Denver’s East Corridor Rail Line: Colorado’s Airport Train to Leave Crenshaw-to-Near-LAX Project in its Prairie Dust
A half-mile from the front entrance of Denver International Airport, two prairie dogs popped up from their dusty burrows. They saw concrete ties, rails, and construction equipment for the East Corridor Rail Line, a commuter train project that will provide a one-seat ride from Denver’s Union Station directly into the airport. “We’re building a basic, meat-and-potatoes rail line—with 15 minute headways so people get from the airport to downtown fast,” explained Kevin Flynn, a spokesman for Denver RTD. “The train will use standard equipment. It’ll include level-boarding platforms to minimize station dwell time.
The multi-billion project is part of Denver’s “FasTracks” initiative, a sales tax imposed by voters in 2004. It is similar to Los Angeles’s 2008 “Measure R.” But unlike Measure R, FasTracks is entirely for public transportation expansion. All told, Denver, which has roughly one-fifth the population of Los Angeles, will build 122 miles of new train line. Los Angeles is building about 90 miles of new track.
Trains will take about 30 minutes from downtown Denver to the airport, with seven stops, at speeds near 80 mph—25 mph faster than Light Rail. Because the line will use standard, mainline equipment, there’s nothing to stop a future direct-to-the-airport Boulder service, or even a ski-train, from sharing the airport station, although Flynn said “we’re not currently planning that.”
Denver’s new line will use Korean-built Electric Multiple Unit trains (EMU). EMUs, larger cousins of Light Rail (LRT), are powered by overhead wire, third-rail, or both, and are used all over the world for commuter, subway and surface systems, including airport trains such as London’s Heathrow Express. They are used in the Western US too; in LA’s subway and on Bay Area Rapid Transit.
Currently, the closest Los Angeles has to an airport train is the Green Line LRT down the center of the Century Freeway. Its Aviation Station is 2.5 miles from LAX. The Crenshaw Light Rail project, currently in development, will get closer and might connect to the terminals, although it’s unclear when or how. If that happens, and Metro completes all its planned projects, it will take an hour to get to the airport from Union Station by rail, with 17 stops and a transfer at Exposition and Crenshaw.
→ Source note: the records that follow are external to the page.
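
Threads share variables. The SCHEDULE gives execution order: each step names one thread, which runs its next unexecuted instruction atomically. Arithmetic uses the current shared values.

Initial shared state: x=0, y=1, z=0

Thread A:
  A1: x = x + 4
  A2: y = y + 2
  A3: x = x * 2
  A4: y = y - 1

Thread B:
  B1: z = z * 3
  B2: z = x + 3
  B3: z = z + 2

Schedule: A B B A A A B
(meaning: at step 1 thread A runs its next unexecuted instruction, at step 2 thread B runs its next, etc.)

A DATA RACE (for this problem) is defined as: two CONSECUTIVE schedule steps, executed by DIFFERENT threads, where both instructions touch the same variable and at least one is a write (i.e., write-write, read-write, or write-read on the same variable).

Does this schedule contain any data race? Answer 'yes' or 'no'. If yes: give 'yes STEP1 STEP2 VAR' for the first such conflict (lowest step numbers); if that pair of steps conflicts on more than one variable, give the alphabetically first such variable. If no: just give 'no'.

Answer: no

Derivation:
Steps 1,2: A(r=x,w=x) vs B(r=z,w=z). No conflict.
Steps 2,3: same thread (B). No race.
Steps 3,4: B(r=x,w=z) vs A(r=y,w=y). No conflict.
Steps 4,5: same thread (A). No race.
Steps 5,6: same thread (A). No race.
Steps 6,7: A(r=y,w=y) vs B(r=z,w=z). No conflict.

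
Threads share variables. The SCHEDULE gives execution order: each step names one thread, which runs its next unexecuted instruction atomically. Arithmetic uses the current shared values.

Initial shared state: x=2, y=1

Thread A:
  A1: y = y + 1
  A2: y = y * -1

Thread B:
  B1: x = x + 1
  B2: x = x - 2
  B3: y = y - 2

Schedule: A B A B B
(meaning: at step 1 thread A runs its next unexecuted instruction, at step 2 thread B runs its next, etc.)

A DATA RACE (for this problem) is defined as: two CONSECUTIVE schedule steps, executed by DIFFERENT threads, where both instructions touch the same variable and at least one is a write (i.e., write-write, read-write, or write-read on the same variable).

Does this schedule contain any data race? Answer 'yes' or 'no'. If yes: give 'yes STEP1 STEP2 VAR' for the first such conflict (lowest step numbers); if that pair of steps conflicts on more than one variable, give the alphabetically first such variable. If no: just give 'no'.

Answer: no

Derivation:
Steps 1,2: A(r=y,w=y) vs B(r=x,w=x). No conflict.
Steps 2,3: B(r=x,w=x) vs A(r=y,w=y). No conflict.
Steps 3,4: A(r=y,w=y) vs B(r=x,w=x). No conflict.
Steps 4,5: same thread (B). No race.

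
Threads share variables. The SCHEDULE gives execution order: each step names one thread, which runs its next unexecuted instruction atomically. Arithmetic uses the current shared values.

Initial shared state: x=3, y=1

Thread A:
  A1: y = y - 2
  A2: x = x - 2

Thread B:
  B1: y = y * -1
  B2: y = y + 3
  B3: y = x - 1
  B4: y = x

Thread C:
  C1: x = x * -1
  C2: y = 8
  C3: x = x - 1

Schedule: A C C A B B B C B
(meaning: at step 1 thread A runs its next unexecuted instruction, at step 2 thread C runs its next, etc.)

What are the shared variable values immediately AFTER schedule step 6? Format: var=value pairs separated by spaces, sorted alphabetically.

Step 1: thread A executes A1 (y = y - 2). Shared: x=3 y=-1. PCs: A@1 B@0 C@0
Step 2: thread C executes C1 (x = x * -1). Shared: x=-3 y=-1. PCs: A@1 B@0 C@1
Step 3: thread C executes C2 (y = 8). Shared: x=-3 y=8. PCs: A@1 B@0 C@2
Step 4: thread A executes A2 (x = x - 2). Shared: x=-5 y=8. PCs: A@2 B@0 C@2
Step 5: thread B executes B1 (y = y * -1). Shared: x=-5 y=-8. PCs: A@2 B@1 C@2
Step 6: thread B executes B2 (y = y + 3). Shared: x=-5 y=-5. PCs: A@2 B@2 C@2

Answer: x=-5 y=-5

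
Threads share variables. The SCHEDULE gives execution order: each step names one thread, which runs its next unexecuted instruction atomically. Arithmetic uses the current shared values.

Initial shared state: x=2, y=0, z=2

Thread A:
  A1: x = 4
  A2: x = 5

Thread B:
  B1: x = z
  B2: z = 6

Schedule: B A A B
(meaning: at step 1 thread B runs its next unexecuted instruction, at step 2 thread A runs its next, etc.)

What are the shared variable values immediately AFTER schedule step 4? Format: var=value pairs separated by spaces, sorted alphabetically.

Step 1: thread B executes B1 (x = z). Shared: x=2 y=0 z=2. PCs: A@0 B@1
Step 2: thread A executes A1 (x = 4). Shared: x=4 y=0 z=2. PCs: A@1 B@1
Step 3: thread A executes A2 (x = 5). Shared: x=5 y=0 z=2. PCs: A@2 B@1
Step 4: thread B executes B2 (z = 6). Shared: x=5 y=0 z=6. PCs: A@2 B@2

Answer: x=5 y=0 z=6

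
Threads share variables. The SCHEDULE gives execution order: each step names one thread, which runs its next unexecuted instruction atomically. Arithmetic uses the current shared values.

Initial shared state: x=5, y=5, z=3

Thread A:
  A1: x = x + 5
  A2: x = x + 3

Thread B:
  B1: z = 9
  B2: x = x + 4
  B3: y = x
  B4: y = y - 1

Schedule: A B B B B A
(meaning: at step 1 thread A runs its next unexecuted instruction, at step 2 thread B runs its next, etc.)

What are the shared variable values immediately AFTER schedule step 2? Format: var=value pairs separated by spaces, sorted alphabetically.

Step 1: thread A executes A1 (x = x + 5). Shared: x=10 y=5 z=3. PCs: A@1 B@0
Step 2: thread B executes B1 (z = 9). Shared: x=10 y=5 z=9. PCs: A@1 B@1

Answer: x=10 y=5 z=9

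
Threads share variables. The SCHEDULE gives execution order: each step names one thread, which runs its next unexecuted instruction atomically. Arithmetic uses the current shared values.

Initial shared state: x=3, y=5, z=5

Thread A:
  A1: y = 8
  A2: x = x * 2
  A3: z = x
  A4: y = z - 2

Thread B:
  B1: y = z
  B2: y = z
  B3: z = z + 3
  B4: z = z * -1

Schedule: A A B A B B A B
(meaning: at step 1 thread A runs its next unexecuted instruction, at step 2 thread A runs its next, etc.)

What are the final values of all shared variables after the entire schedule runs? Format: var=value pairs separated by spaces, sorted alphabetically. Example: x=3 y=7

Step 1: thread A executes A1 (y = 8). Shared: x=3 y=8 z=5. PCs: A@1 B@0
Step 2: thread A executes A2 (x = x * 2). Shared: x=6 y=8 z=5. PCs: A@2 B@0
Step 3: thread B executes B1 (y = z). Shared: x=6 y=5 z=5. PCs: A@2 B@1
Step 4: thread A executes A3 (z = x). Shared: x=6 y=5 z=6. PCs: A@3 B@1
Step 5: thread B executes B2 (y = z). Shared: x=6 y=6 z=6. PCs: A@3 B@2
Step 6: thread B executes B3 (z = z + 3). Shared: x=6 y=6 z=9. PCs: A@3 B@3
Step 7: thread A executes A4 (y = z - 2). Shared: x=6 y=7 z=9. PCs: A@4 B@3
Step 8: thread B executes B4 (z = z * -1). Shared: x=6 y=7 z=-9. PCs: A@4 B@4

Answer: x=6 y=7 z=-9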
Meanwhile, anyone who knows LAX has probably noticed the old railway bridge over Century at Aviation, a mile east of the airport terminals. That is part of a County-owned ROW called the “Harbor Subdivision.” This freight spur runs directly to Union Station. The line could be brought into passenger service for a tiny fraction of what Metro spends on other projects. Using Denver’s meat-and-potatoes approach, it would take 20 minutes for a train to get from Union Station to LAX using this alignment. But it’s not going to happen; five miles of the Harbor Subdivision’s 15-mile route between LAX and Union Station will be torn out for the Crenshaw Line. And since LRT and mainline rail are incompatible, that kills the option for a direct, LAX-to-Union Station train on existing infrastructure.
The Crenshaw line will cost $1.72 billion for 8.5 miles of transit. The Denver East Rail project, which includes new tracks, flyovers, stations and some new alignment, is 23 miles and will cost $1 billion. The airport train project required the cooperation of multiple cities, the airport authority, the Union Pacific Railroad, and other agencies. One complex portion, near Denver’s downtown core, required bypassing a freight yard and skirting a historic neighborhood. “But they found ways to work together,” explained Flynn.
Meanwhile, outside Denver Airport, the prairie dogs dove into their burrows as a yellow machine tamped gravel between the cross-ties of the new tracks. Trains will whisk people to downtown Denver starting in 2016. The Crenshaw Line, still without a direct LAX connection, opens three years after that.